E l’avversario più scomodo invece? “Facile. Quando era al top, Ibrahimovic faceva quello che voleva. Mi ricordo di una partita, quand’ero al Bologna e lui al Milan…credo che avessimo perso 3-0 in casa. Ibra aveva fatto un assist, un gol, grandi giocate. Semplicemente non riuscivo a fermarlo”. Nonostante le antiche lezioni di Mihajlovic. “Spero che Sinisa riesca a salvare il Bologna: la piazza se lo merita e lui ha il caratteraccio che ci vuole. È l’allenatore che mi ha lanciato titolare, dandomi fiducia e consigli da ex del mio ruolo. Ma ho imparato qualcosa da tutti. Anche con Benitez mi son trovato bene, mentre Mazzarri mi ha fatto migliorare tantissimo tatticamente. Ha grande cura dei dettagli e lavora molto con i difensori”.

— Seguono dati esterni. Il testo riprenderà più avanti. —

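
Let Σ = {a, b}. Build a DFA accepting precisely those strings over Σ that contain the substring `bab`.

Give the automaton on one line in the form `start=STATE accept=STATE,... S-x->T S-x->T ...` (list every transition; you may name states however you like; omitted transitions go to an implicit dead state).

start=S0 accept=S3 S0-a->S0 S0-b->S1 S1-a->S2 S1-b->S1 S2-a->S0 S2-b->S3 S3-a->S3 S3-b->S3

Track how much of `bab` has been matched so far: state S0 is no progress, S3 is the absorbing accept state reached once `bab` has occurred. Intermediate states record partial matches; on a mismatch, fall back to the longest reusable overlap.
4 states suffice.
        a   b  
>  S0   S0  S1 
   S1   S2  S1 
   S2   S0  S3 
 * S3   S3  S3 
(> = start, * = accepting)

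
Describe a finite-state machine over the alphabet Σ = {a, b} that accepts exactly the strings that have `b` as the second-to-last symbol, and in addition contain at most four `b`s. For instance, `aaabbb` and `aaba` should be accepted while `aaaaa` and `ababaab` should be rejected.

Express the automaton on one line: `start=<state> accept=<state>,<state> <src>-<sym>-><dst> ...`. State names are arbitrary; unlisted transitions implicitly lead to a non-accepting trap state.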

Britos apre al ritorno? Non a quello italiano. “Ormai ho deciso. A fine stagione finisco il contratto con il Watford e torno in Uruguay. Definitivamente”. Lo dice con sollievo, con il sorriso. “Vedremo se a Maldonado, la mia città, oppure in una delle squadre della capitale. Deciderò con calma, ma intanto so che è arrivato il momento. Sono undici anni che sono in Europa: mi mancano i miei amici, le grigliate in famiglia. A casa siamo molto uniti e soffro non poter vivere più questi momenti quando voglio”. Guai a chi dice che la saudade sia prerogativa brasiliana. “Penso ai miei genitori, ai compleanni che non festeggio con loro. Almeno quando giocavo in Italia c’era la pausa di Natale. Tornavo giù e mi ricaricavo. Ma qui si gioca sempre (e ormai anche in Serie A sarebbe lo stesso, ndr), non posso tornare nemmeno alle feste”.

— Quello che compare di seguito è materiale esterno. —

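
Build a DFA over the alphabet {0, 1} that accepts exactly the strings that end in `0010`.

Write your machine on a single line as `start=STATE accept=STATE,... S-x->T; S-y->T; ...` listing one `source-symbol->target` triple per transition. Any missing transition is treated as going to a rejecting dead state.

Let each state record the length of the longest suffix of the input read so far that is also a prefix of `0010`. q1 means the last symbol is `0`; q2 means the last 2 symbols are `00`; q3 means the last 3 symbols are `001`; q4 means the last 4 symbols are `0010`. Accept only at q4, where the string currently ends in `0010`.
A 5-state machine:
        0   1  
>  q0   q1  q0 
   q1   q2  q0 
   q2   q2  q3 
   q3   q4  q0 
 * q4   q2  q0 
(> = start, * = accepting)

start=q0; accept=q4; q0-0->q1; q0-1->q0; q1-0->q2; q1-1->q0; q2-0->q2; q2-1->q3; q3-0->q4; q3-1->q0; q4-0->q2; q4-1->q0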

Eppure, almeno un pezzetto di Uruguay Britos riesce a portarselo sempre con sé. “Il mio mate, sì. Ce l’ho anche qui in borsa”. Niente tea time, lo perdoni la Regina. Un debole, quello per la yerba più consumata del Rio de la Plata, che ormai ha raggiunto anche la Nazionale dei Tre Leoni. “So che al Tottenham Lamela l’ha fatto provare a Harry Kane e da lì la cosa si è diffusa fino al Mondiale. Mentre qui al Watford anche Deulofeu è un fan del mate, sin dai tempi dell’Everton con Funes Mori. Lo beviamo al mattino, dopo colazione. Come facevo con Zuniga”. È un rituale imperdibile, che unito alle proprietà energizzanti dell’infuso (che contiene caffeina) sta spopolando tra i calciatori. “Il mate ha un sapore molto forte e amaro, quindi all’inizio può non piacere tanto. Ma qualcuno ha il coraggio di provare e allora non lo molla più”.

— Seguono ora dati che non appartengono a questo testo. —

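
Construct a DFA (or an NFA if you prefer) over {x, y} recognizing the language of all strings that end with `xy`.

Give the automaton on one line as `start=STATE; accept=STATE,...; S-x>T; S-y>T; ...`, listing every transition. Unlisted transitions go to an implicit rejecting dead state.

Let each state record the length of the longest suffix of the input read so far that is also a prefix of `xy`. s1 means the last symbol is `x`; s2 means the last 2 symbols are `xy`. Accept only at s2, where the string currently ends in `xy`.
A 3-state machine:
        x   y  
>  s0   s1  s0 
   s1   s1  s2 
 * s2   s1  s0 
(> = start, * = accepting)

start=s0; accept=s2; s0-x>s1; s0-y>s0; s1-x>s1; s1-y>s2; s2-x>s1; s2-y>s0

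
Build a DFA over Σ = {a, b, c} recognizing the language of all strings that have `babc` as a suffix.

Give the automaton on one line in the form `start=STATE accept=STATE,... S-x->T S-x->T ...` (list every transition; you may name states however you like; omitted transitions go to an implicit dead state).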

L’altra grande passione di Miguel invece è un po’ più difficile da coltivare. “Adoro andare a pescare. Qui in Inghilterra l'ho fatto qualche volta nei laghetti. Ma il clima non aiuta: parto da casa che è bel tempo e dopo mezz’ora comincia a piovere. E poi in Uruguay c’è il mio mare”.